Te veel van ons kijken de andere kant op terwijl "onze" regering mensen opsluit die zij niet mag, in situaties waarin het steeds makkelijker wordt om hun mensenrechten te schenden.
Ik noem zulke gruwelijke voorbeelden niet uit wanhoop, maar vanuit een vreemd gevoel van hoop. Uiteindelijk is dit land er toch in geslaagd om zulke gruwelen te boven te komen – ook al lijkt het erop dat het in de toekomst weer met soortgelijke gruwelen te maken krijgt. Met dat in gedachten moeten we vandaag proberen een betere weg vooruit te vinden, zodat u en ik niet ook achter de tralies belanden. U hebt waarschijnlijk gehoord dat Trump zelfs praat over de herbouw en heropening van Alcatraz, die beruchte gevangenis in de Baai van San Francisco, een symbool van mishandeling uit het verleden. (Tenminste, in zijn ogen breidt Donald Trumps gevangenisarchipel zich snel uit.)

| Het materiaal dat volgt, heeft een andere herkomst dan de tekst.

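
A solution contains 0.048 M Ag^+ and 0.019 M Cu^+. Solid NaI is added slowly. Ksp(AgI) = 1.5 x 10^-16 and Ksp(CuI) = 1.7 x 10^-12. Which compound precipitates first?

AgI

Each salt begins to precipitate when Q = Ksp, i.e. when [I^-] reaches its threshold.
For AgI: 1.5 x 10^-16 = 0.048 × [I^-]  ⇒  [I^-] = 3.1 × 10^-15 M.
For CuI: 1.7 x 10^-12 = 0.019 × [I^-]  ⇒  [I^-] = 8.9 x 10^-11 M.
The salt with the lower threshold [I^-] precipitates first: AgI.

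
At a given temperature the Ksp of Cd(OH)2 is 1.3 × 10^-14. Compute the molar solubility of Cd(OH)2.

Cd(OH)2(s) ⇌ Cd^2+(aq) + 2 OH^-(aq)
Ksp = [Cd^2+][OH^-]^2
If s mol/L of Cd(OH)2 dissolves, [Cd^2+] = s and [OH^-] = 2s.
So Ksp = s × (2s)^2 = 4s^3
s = (1.3 × 10^-14 / 4)^(1/3) = 1.5 × 10^-5 M

1.5 × 10^-5 M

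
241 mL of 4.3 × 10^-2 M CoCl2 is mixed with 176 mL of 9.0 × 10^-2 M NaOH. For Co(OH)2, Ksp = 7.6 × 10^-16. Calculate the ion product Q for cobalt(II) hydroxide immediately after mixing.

Q = 3.6 × 10^-5

Total volume = 241 + 176 = 417 mL.
[Co^2+] = 4.3 × 10^-2 × (241/417) = 2.49 × 10^-2 M
[OH^-] = 9.0 x 10^-2 × (176/417) = 3.80 × 10^-2 M
Co(OH)2(s) ⇌ Co^2+(aq) + 2 OH^-(aq), so Q = [Co^2+][OH^-]^2
Q = (2.49 × 10^-2)(3.80 x 10^-2)^2 = 3.6 × 10^-5
Q > Ksp, so Co(OH)2 will precipitate.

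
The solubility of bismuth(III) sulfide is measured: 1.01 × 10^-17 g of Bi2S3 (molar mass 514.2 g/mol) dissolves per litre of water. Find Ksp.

3.16e-97

Molar solubility s = (1.01 x 10^-17 g/L) / (514.2 g/mol) = 1.964 × 10^-20 M.
Bi2S3(s) ⇌ 2 Bi^3+ + 3 S^2-
If s mol/L of Bi2S3 dissolves, [Bi^3+] = 2s and [S^2-] = 3s.
Ksp = [Bi^3+]^2[S^2-]^3
So Ksp = (2s)^2 × (3s)^3 = 108s^5
With s = 1.964 × 10^-20: Ksp = 3.16 x 10^-97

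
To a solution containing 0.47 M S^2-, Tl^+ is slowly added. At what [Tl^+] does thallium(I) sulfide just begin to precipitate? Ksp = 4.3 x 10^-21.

Tl2S(s) <=> 2 Tl^+ + S^2-
Ksp = [Tl^+]^2[S^2-]
Precipitation begins when Q = Ksp. With [S^2-] = 0.47 M:
4.3 x 10^-21 = (0.47) × [Tl^+]^2
[Tl^+] = (4.3 x 10^-21 / 4.7 x 10^-1)^(1/2) = 9.6 x 10^-11 M

[Tl^+] = 9.6 x 10^-11 M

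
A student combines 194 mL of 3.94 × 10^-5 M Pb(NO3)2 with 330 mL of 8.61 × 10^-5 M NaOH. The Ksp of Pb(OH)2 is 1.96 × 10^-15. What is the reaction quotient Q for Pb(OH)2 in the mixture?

4.29e-14

Total volume = 194 + 330 = 524 mL.
[Pb^2+] = 3.94 x 10^-5 × (194/524) = 1.459 × 10^-5 M
[OH^-] = 8.61 × 10^-5 × (330/524) = 5.422 × 10^-5 M
Pb(OH)2(s) <=> Pb^2+(aq) + 2 OH^-(aq), so Q = [Pb^2+][OH^-]^2
Q = (1.459 × 10^-5)(5.422 x 10^-5)^2 = 4.29 × 10^-14
Q > Ksp, so Pb(OH)2 will precipitate.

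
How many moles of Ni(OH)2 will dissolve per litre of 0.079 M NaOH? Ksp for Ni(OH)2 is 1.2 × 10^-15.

s = 1.9 × 10^-13 M

Ni(OH)2(s) <=> Ni^2+(aq) + 2 OH^-(aq)
Ksp = [Ni^2+][OH^-]^2
If s mol/L dissolves here, [Ni^2+] = s, [OH^-] = 0.079 + 2s ≈ 0.079 (common-ion effect: OH^- is already 0.079 M).
Ksp ≈ s × (0.079)^2
s = 1.9 × 10^-13 M
Check: 2s = 3.8 × 10^-13 ≪ 0.079, so the approximation is valid.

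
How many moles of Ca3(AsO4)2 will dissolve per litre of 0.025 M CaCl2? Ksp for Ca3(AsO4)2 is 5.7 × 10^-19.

Ca3(AsO4)2(s) ⇌ 3 Ca^2+ + 2 AsO4^3-
Ksp = [Ca^2+]^3[AsO4^3-]^2
If s mol/L dissolves here, [Ca^2+] = 0.025 + 3s ≈ 0.025, [AsO4^3-] = 2s (common-ion effect: Ca^2+ is already 0.025 M).
Ksp ≈ (0.025)^3 × (2s)^2
s = 9.5 × 10^-8 M
Check: 3s = 2.9 × 10^-7 ≪ 0.025, so the approximation is valid.

s = 9.5 × 10^-8 M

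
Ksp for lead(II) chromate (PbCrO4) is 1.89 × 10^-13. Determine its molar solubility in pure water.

PbCrO4(s) ⇌ Pb^2+ + CrO4^2-
Ksp = [Pb^2+][CrO4^2-]
For each mole of PbCrO4 that dissolves: [Pb^2+] = s, [CrO4^2-] = s.
Ksp = s^2
s = √(1.89 × 10^-13) = 4.35 × 10^-7 M

s = 4.35 × 10^-7 M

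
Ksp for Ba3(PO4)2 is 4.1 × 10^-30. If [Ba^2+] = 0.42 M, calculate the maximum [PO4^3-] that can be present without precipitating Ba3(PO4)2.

7.4e-15 M

Ba3(PO4)2(s) ⇌ 3 Ba^2+ + 2 PO4^3-
Ksp = [Ba^2+]^3[PO4^3-]^2
Precipitation begins when Q = Ksp. With [Ba^2+] = 0.42 M:
4.1 × 10^-30 = (0.42)^3 × [PO4^3-]^2
[PO4^3-] = (4.1 × 10^-30 / 7.41 x 10^-2)^(1/2) = 7.4 x 10^-15 M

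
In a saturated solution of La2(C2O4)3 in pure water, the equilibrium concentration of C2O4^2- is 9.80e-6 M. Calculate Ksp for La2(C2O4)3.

4.02 × 10^-26

La2(C2O4)3(s) ⇌ 2 La^3+(aq) + 3 C2O4^2-(aq)
Stoichiometry gives [La^3+] = (2/3)[C2O4^2-] = 6.533 × 10^-6 M.
Ksp = [La^3+]^2[C2O4^2-]^3
Ksp = (6.533 × 10^-6)^2 × (9.80 × 10^-6)^3 = 4.02 × 10^-26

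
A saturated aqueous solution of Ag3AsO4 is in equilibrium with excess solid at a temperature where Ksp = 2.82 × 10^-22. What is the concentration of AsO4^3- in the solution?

1.80 × 10^-6 M

Ag3AsO4(s) <=> 3 Ag^+ + AsO4^3-
Ksp = [Ag^+]^3[AsO4^3-]
For each mole of Ag3AsO4 that dissolves: [Ag^+] = 3s, [AsO4^3-] = s.
Ksp = (3s)^3s = 27s^4
s = (2.82 × 10^-22 / 27)^(1/4) = 1.798 × 10^-6 M
[AsO4^3-] = s = 1.80 × 10^-6 M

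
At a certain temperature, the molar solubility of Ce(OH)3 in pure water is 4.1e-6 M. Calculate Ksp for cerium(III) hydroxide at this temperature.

7.6e-21

Ce(OH)3(s) ⇌ Ce^3+(aq) + 3 OH^-(aq)
With molar solubility s: [Ce^3+] = s, [OH^-] = 3s.
Ksp = [Ce^3+][OH^-]^3
Ksp = s(3s)^3 = 27s^4
With s = 4.1 × 10^-6: Ksp = 7.6 × 10^-21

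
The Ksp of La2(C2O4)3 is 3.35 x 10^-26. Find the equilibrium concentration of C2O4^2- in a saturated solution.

9.45e-6 M

La2(C2O4)3(s) ⇌ 2 La^3+(aq) + 3 C2O4^2-(aq)
Ksp = [La^3+]^2[C2O4^2-]^3
With molar solubility s: [La^3+] = 2s, [C2O4^2-] = 3s.
So Ksp = (2s)^2 × (3s)^3 = 108s^5
s^5 = 3.35 x 10^-26 / 108, so s = 3.150 x 10^-6 M
[C2O4^2-] = 3s = 9.45 × 10^-6 M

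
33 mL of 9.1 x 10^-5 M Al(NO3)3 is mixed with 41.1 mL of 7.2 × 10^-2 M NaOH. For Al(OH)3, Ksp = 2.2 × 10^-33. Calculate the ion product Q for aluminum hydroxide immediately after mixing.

Total volume = 33 + 41.1 = 74.1 mL.
[Al^3+] = 9.1 × 10^-5 × (33/74.1) = 4.05 x 10^-5 M
[OH^-] = 7.2 x 10^-2 × (41.1/74.1) = 3.99 × 10^-2 M
Al(OH)3(s) ⇌ Al^3+(aq) + 3 OH^-(aq), so Q = [Al^3+][OH^-]^3
Q = (4.05 × 10^-5)(3.99 × 10^-2)^3 = 2.6 × 10^-9
Q > Ksp, so Al(OH)3 will precipitate.

Q = 2.6 × 10^-9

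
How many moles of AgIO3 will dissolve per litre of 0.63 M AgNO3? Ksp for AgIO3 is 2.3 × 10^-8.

3.7 × 10^-8 M

AgIO3(s) ⇌ Ag^+ + IO3^-
Ksp = [Ag^+][IO3^-]
Let s = moles of AgIO3 that dissolve per litre. [Ag^+] = 0.63 + s ≈ 0.63, [IO3^-] = s (since Ag^+ from AgNO3 dominates).
Ksp ≈ 0.63 × s
s = 3.7 × 10^-8 M
Check: s = 3.7 × 10^-8 ≪ 0.63, so the approximation is valid.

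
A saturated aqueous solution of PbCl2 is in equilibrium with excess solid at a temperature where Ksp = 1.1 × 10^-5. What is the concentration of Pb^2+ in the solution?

1.4e-2 M

PbCl2(s) ⇌ Pb^2+(aq) + 2 Cl^-(aq)
Ksp = [Pb^2+][Cl^-]^2
If s mol/L of PbCl2 dissolves, [Pb^2+] = s and [Cl^-] = 2s.
Ksp = s(2s)^2 = 4s^3
s = (1.1 × 10^-5 / 4)^(1/3) = 1.40 × 10^-2 M
[Pb^2+] = s = 1.4 × 10^-2 M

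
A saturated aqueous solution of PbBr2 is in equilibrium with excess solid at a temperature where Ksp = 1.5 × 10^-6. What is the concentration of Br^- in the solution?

[Br^-] ≈ 1.4e-2 M

PbBr2(s) ⇌ Pb^2+ + 2 Br^-
Ksp = [Pb^2+][Br^-]^2
With molar solubility s: [Pb^2+] = s, [Br^-] = 2s.
So Ksp = s × (2s)^2 = 4s^3
Solving, s = (1.5 × 10^-6/4)^(1/3) = 7.21 x 10^-3 M
[Br^-] = 2s = 1.4 x 10^-2 M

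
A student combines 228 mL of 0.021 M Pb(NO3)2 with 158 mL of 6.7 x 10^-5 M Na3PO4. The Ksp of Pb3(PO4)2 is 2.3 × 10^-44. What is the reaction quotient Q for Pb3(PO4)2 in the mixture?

1.4 × 10^-15

Total volume = 228 + 158 = 386 mL.
[Pb^2+] = 2.1 × 10^-2 × (228/386) = 1.24 × 10^-2 M
[PO4^3-] = 6.7 × 10^-5 × (158/386) = 2.74 × 10^-5 M
Pb3(PO4)2(s) ⇌ 3 Pb^2+ + 2 PO4^3-, so Q = [Pb^2+]^3[PO4^3-]^2
Q = (1.24 × 10^-2)^3(2.74 x 10^-5)^2 = 1.4 × 10^-15
Q > Ksp, so Pb3(PO4)2 will precipitate.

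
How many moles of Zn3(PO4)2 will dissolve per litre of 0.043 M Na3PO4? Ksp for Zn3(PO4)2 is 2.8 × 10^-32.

Zn3(PO4)2(s) ⇌ 3 Zn^2+ + 2 PO4^3-
Ksp = [Zn^2+]^3[PO4^3-]^2
Let s be the molar solubility in this solution. [Zn^2+] = 3s, [PO4^3-] = 0.043 + 2s ≈ 0.043 (common-ion effect: PO4^3- is already 0.043 M).
Ksp ≈ (3s)^3 × (0.043)^2
s = 8.2 x 10^-11 M
Check: 2s = 1.6 × 10^-10 ≪ 0.043, so the approximation is valid.

8.2 × 10^-11 M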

Ik denk dat we op zijn minst moeten erkennen dat te veel van ons de andere kant opkijken terwijl "onze" regering mensen vasthoudt die haar niet aanstaan, in situaties waar het steeds makkelijker is om hun mensenrechten te schenden. En we moeten erkennen dat de huidige regering niet zomaar een aberratie is, maar een afspiegeling is van praktijken uit periodes in onze geschiedenis waar Amerikanen zich ooit prettig bij voelden. Met andere woorden, in bepaalde tijdperken heeft dit land zich al te Trumpy getoond.
Toen ik onderzoeker was bij Human Rights Watch, werd ik vaak gevraagd om persberichten of korte rapporten te schrijven over schendingen van burgerrechten in delen van Oost-Europa en Centraal-Azië. Destijds had ik echter nooit verwacht dat mijn eigen regering mensen hier in de Verenigde Staten op dezelfde manier hun recht op een eerlijk proces zou ontnemen – ook al gebeurde dat al in die typisch Amerikaanse CIA-'black sites' wereldwijd en in Guantánamo Bay.
Als Amerikanen zich niet verenigen rond basisprincipes als een eerlijk proces, gelijke toepassing van de wet en open en op feiten gebaseerde debatten en onderzoeken, dan kunnen we op één ding rekenen: ons staan een zware periode van drie jaar en acht maanden te wachten – en waarschijnlijk langer.